Jan 14: Estimation and detection

On the third lecture, we looked more thoroughly at estimation theory, which is in our context closely linked with regression: prediction of numerical values (regression) as opposed to prediction of classes (classification).

We repeated the main principle: write down the probability of observing exactly these samples x[0], x[1], ... x[n-1] given a parameter value (e.g., A). Then the question is only to maximize this likelihood function with respect to the unknown parameter (e.g., A). In most cases the trick is to take the logarithm before differentiation--otherwise the mathematics is too hard to solve.

On the second lecture, we saw an example MLE problem solved on the blackboard. The example was from June 2017 exam, and is as follows:

In this case, the maximum likelihood estimate for parameter theta is given as theta = 2N / sum(x[n]).

As the last item on parameter estimation, we looked at the german tank problem. In this case, it turns out that the maximum likelihood solution suffers from severe bias: the estimated total number of tanks is simply the largest ID of all tanks encountered so far. On the other hand, we saw that the minimum variance unbiased estimator (MVUE) solution was very close to the true number of tanks in the wartime. MVUE is outside the scope of this course, but if you are interested, refer to my old SSP course.

On the second lecture, we looked at detection of sinusoidal signal (with known frequency) embedded under Gaussian noise.

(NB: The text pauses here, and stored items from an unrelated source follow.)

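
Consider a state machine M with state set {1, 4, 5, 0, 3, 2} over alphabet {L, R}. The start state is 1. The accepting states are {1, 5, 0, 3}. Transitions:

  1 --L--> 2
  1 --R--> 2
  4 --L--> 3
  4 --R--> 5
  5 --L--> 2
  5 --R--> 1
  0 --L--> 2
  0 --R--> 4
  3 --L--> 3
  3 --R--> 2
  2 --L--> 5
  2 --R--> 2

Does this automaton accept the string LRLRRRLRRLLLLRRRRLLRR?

No

start at 1
read 'L': 1 → 2
read 'R': 2 → 2
read 'L': 2 → 5
read 'R': 5 → 1
read 'R': 1 → 2
read 'R': 2 → 2
read 'L': 2 → 5
read 'R': 5 → 1
read 'R': 1 → 2
read 'L': 2 → 5
read 'L': 5 → 2
read 'L': 2 → 5
read 'L': 5 → 2
read 'R': 2 → 2
read 'R': 2 → 2
read 'R': 2 → 2
read 'R': 2 → 2
read 'L': 2 → 5
read 'L': 5 → 2
read 'R': 2 → 2
read 'R': 2 → 2
End state 2 is not accepting.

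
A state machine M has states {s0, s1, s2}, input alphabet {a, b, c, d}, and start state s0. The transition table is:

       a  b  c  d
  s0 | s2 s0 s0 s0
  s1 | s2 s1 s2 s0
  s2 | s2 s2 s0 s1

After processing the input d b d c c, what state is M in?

start at s0
read 'd': s0 → s0
read 'b': s0 → s0
read 'd': s0 → s0
read 'c': s0 → s0
read 'c': s0 → s0

s0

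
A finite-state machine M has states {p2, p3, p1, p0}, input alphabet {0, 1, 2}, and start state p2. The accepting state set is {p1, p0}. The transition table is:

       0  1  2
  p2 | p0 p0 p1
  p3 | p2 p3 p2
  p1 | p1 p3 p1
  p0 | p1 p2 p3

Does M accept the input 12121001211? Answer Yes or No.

No

Trace: p2 -1-> p0 -2-> p3 -1-> p3 -2-> p2 -1-> p0 -0-> p1 -0-> p1 -1-> p3 -2-> p2 -1-> p0 -1-> p2
End state p2 is not accepting.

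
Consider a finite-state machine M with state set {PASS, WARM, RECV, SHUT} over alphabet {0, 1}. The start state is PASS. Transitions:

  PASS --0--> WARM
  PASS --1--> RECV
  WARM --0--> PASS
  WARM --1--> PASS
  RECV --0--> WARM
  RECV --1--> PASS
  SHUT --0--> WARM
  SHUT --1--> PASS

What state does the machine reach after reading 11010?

WARM

start at PASS
read '1': PASS → RECV
read '1': RECV → PASS
read '0': PASS → WARM
read '1': WARM → PASS
read '0': PASS → WARM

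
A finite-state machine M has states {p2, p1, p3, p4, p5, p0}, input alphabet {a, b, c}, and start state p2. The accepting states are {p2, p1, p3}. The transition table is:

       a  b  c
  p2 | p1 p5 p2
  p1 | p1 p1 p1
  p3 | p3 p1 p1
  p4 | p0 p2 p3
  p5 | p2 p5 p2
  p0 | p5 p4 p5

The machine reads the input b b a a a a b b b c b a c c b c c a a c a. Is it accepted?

Yes

start at p2
read 'b': p2 → p5
read 'b': p5 → p5
read 'a': p5 → p2
read 'a': p2 → p1
read 'a': p1 → p1
read 'a': p1 → p1
read 'b': p1 → p1
read 'b': p1 → p1
read 'b': p1 → p1
read 'c': p1 → p1
read 'b': p1 → p1
read 'a': p1 → p1
read 'c': p1 → p1
read 'c': p1 → p1
read 'b': p1 → p1
read 'c': p1 → p1
read 'c': p1 → p1
read 'a': p1 → p1
read 'a': p1 → p1
read 'c': p1 → p1
read 'a': p1 → p1
End state p1 is accepting.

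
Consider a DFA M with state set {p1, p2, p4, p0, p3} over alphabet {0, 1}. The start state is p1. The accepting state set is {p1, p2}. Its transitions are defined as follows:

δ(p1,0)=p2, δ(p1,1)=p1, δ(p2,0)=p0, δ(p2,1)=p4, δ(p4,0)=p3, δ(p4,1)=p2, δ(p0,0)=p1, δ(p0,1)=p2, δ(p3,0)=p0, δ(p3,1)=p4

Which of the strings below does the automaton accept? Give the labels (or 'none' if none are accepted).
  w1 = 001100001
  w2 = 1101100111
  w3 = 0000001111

w1: Trace: p1 -0-> p2 -0-> p0 -1-> p2 -1-> p4 -0-> p3 -0-> p0 -0-> p1 -0-> p2 -1-> p4  → end p4, rejected
w2: Trace: p1 -1-> p1 -1-> p1 -0-> p2 -1-> p4 -1-> p2 -0-> p0 -0-> p1 -1-> p1 -1-> p1 -1-> p1  → end p1, accepted
w3: Trace: p1 -0-> p2 -0-> p0 -0-> p1 -0-> p2 -0-> p0 -0-> p1 -1-> p1 -1-> p1 -1-> p1 -1-> p1  → end p1, accepted

w2, w3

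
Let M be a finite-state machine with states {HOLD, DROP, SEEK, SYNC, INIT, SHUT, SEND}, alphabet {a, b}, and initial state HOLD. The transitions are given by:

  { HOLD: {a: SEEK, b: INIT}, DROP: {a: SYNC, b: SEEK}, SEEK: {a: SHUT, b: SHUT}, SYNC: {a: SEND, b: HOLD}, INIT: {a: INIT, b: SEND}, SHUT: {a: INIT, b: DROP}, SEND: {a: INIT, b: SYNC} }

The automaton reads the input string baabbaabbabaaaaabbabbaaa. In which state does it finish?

start at HOLD
read 'b': HOLD → INIT
read 'a': INIT → INIT
read 'a': INIT → INIT
read 'b': INIT → SEND
read 'b': SEND → SYNC
read 'a': SYNC → SEND
read 'a': SEND → INIT
read 'b': INIT → SEND
read 'b': SEND → SYNC
read 'a': SYNC → SEND
read 'b': SEND → SYNC
read 'a': SYNC → SEND
read 'a': SEND → INIT
read 'a': INIT → INIT
read 'a': INIT → INIT
read 'a': INIT → INIT
read 'b': INIT → SEND
read 'b': SEND → SYNC
read 'a': SYNC → SEND
read 'b': SEND → SYNC
read 'b': SYNC → HOLD
read 'a': HOLD → SEEK
read 'a': SEEK → SHUT
read 'a': SHUT → INIT

INIT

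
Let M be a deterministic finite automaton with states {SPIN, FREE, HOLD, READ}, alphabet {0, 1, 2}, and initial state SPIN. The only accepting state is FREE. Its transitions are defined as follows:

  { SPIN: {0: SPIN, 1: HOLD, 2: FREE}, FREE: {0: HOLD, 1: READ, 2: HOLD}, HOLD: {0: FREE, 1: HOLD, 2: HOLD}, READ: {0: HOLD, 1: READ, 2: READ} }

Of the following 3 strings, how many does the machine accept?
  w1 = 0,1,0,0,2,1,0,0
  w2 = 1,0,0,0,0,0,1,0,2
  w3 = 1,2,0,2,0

1

w1:
  start at SPIN
  read '0': SPIN → SPIN
  read '1': SPIN → HOLD
  read '0': HOLD → FREE
  read '0': FREE → HOLD
  read '2': HOLD → HOLD
  read '1': HOLD → HOLD
  read '0': HOLD → FREE
  read '0': FREE → HOLD
  end HOLD, rejected
w2:
  start at SPIN
  read '1': SPIN → HOLD
  read '0': HOLD → FREE
  read '0': FREE → HOLD
  read '0': HOLD → FREE
  read '0': FREE → HOLD
  read '0': HOLD → FREE
  read '1': FREE → READ
  read '0': READ → HOLD
  read '2': HOLD → HOLD
  end HOLD, rejected
w3:
  start at SPIN
  read '1': SPIN → HOLD
  read '2': HOLD → HOLD
  read '0': HOLD → FREE
  read '2': FREE → HOLD
  read '0': HOLD → FREE
  end FREE, accepted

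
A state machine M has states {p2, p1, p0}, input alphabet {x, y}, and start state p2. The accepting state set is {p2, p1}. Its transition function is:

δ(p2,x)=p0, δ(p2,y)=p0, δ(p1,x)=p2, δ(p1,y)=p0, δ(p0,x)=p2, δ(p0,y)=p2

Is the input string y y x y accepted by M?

Trace: p2 -y-> p0 -y-> p2 -x-> p0 -y-> p2
End state p2 is accepting.

Yes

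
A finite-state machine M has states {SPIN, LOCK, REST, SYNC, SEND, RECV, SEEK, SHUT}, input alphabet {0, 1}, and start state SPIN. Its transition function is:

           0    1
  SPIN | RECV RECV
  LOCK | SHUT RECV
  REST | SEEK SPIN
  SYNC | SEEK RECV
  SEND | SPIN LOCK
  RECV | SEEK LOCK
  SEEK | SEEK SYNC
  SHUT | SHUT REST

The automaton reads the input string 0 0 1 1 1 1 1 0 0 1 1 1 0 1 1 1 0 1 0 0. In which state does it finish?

SEEK

SPIN → RECV → SEEK → SYNC → RECV → LOCK → RECV → LOCK → SHUT → SHUT → REST → SPIN → RECV → SEEK → SYNC → RECV → LOCK → SHUT → REST → SEEK → SEEK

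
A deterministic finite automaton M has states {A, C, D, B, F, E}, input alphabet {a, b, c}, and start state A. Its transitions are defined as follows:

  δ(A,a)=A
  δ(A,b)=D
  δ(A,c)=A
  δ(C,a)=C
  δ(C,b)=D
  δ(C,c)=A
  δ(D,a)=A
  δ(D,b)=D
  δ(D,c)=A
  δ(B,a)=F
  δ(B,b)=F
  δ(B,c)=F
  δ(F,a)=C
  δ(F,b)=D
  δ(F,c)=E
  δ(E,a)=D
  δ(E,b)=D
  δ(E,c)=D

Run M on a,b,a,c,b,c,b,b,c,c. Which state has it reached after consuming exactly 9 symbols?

A

start at A
read 'a': A → A
read 'b': A → D
read 'a': D → A
read 'c': A → A
read 'b': A → D
read 'c': D → A
read 'b': A → D
read 'b': D → D
read 'c': D → A
After 9 symbols: A.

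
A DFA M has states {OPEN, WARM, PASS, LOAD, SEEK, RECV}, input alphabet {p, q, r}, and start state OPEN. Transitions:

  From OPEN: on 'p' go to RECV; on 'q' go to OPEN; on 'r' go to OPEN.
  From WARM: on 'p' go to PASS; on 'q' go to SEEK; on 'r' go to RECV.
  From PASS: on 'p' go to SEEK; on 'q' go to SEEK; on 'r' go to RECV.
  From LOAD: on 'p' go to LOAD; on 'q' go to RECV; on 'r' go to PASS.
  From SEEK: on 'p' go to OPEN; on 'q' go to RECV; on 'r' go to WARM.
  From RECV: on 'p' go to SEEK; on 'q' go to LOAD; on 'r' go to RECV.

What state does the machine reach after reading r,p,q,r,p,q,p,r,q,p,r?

OPEN

start at OPEN
read 'r': OPEN → OPEN
read 'p': OPEN → RECV
read 'q': RECV → LOAD
read 'r': LOAD → PASS
read 'p': PASS → SEEK
read 'q': SEEK → RECV
read 'p': RECV → SEEK
read 'r': SEEK → WARM
read 'q': WARM → SEEK
read 'p': SEEK → OPEN
read 'r': OPEN → OPEN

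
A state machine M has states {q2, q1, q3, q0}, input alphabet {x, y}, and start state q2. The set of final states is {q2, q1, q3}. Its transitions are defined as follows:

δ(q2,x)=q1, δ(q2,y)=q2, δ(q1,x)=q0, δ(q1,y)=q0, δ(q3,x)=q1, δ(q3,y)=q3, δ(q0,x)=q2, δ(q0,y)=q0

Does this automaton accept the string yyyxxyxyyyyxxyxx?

Yes

Trace: q2 -y-> q2 -y-> q2 -y-> q2 -x-> q1 -x-> q0 -y-> q0 -x-> q2 -y-> q2 -y-> q2 -y-> q2 -y-> q2 -x-> q1 -x-> q0 -y-> q0 -x-> q2 -x-> q1
End state q1 is accepting.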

This can be posed as a hypothesis testing question, and solved optimally using a model of the data.

sunnuntai 13. tammikuuta 2019

Jan 10: Estimation theory

Today we studied estimation theory (recap of least squares and first look at maximum likelihood).

The least squares part is assumed familiar from earlier courses and was only discussed by an example. Namely, we looked at predicting the house prices in the Hervanta region. There is a database from which one can scrape a set of realized house prices with attributes of each apartment. The example is available as a Jupyter Notebook. There is also a recent M.Sc. thesis on implementing the house price prediction as a web service (in etuovi.com).

Next, we looked at maximum likelihood estimation. The main principle is to choose first a model for the data, e.g., a noisy sinusoid:

x[n] = A * sin(2*pi*f*n + phi) + w[n]

Next, we write down the probability of observing exactly these samples x[0], x[1], ... x[n-1] given a parameter value (e.g., A). Then the question is only to maximize this likelihood function with respect to the unknown parameter (e.g., A). In most cases the trick is to take the logarithm before differentiation--otherwise the mathematics is too hard to solve.

At the end of the week it turned out that the Friday exercise sessions are overcrowded. We will have a more strict monitoring of the attendance starting this week. Please go to the groups for which you have signed.

Jan 7: Course overview, intro to scientific Python

Today was the first lecture and we discussed course organization and took a brief look at using Python for Machine Learning.

Things to remember from today:

Passing the course requires: 1) exercises (at least 60%), 2) assignment (competition; TBA) and final exam.
Register for the exercises in POP.
Remember to register a group for the competition (max 4 members). The deadline is 14.1.
You can use classroom (TC303) computers or your own laptop in the exercise sessions. If you use your own, we recommend to install anaconda python (or miniconda with appropriate packages).

The lecture slides are available at the course website.

The first hour concentrated mostly on the organization of the course. On the second hour, we looked at the beginning of the first slide set. First we emphasized the difference between model based and training based approach for solving recognition and detection problems.

If, for example, the problem is to detect whether a sinusoidal beep is present in an audio signal, there is no point to solve it by showing examples. This is because there is a perfect model (formula) for the sinusoid, and we can mathematically define exactly what we are looking for.
On the other hand, if the task is to classify pictures of cats and dogs apart, the model based approach is no longer useful: there is no formula that would describe all possible pictures of cats or dogs.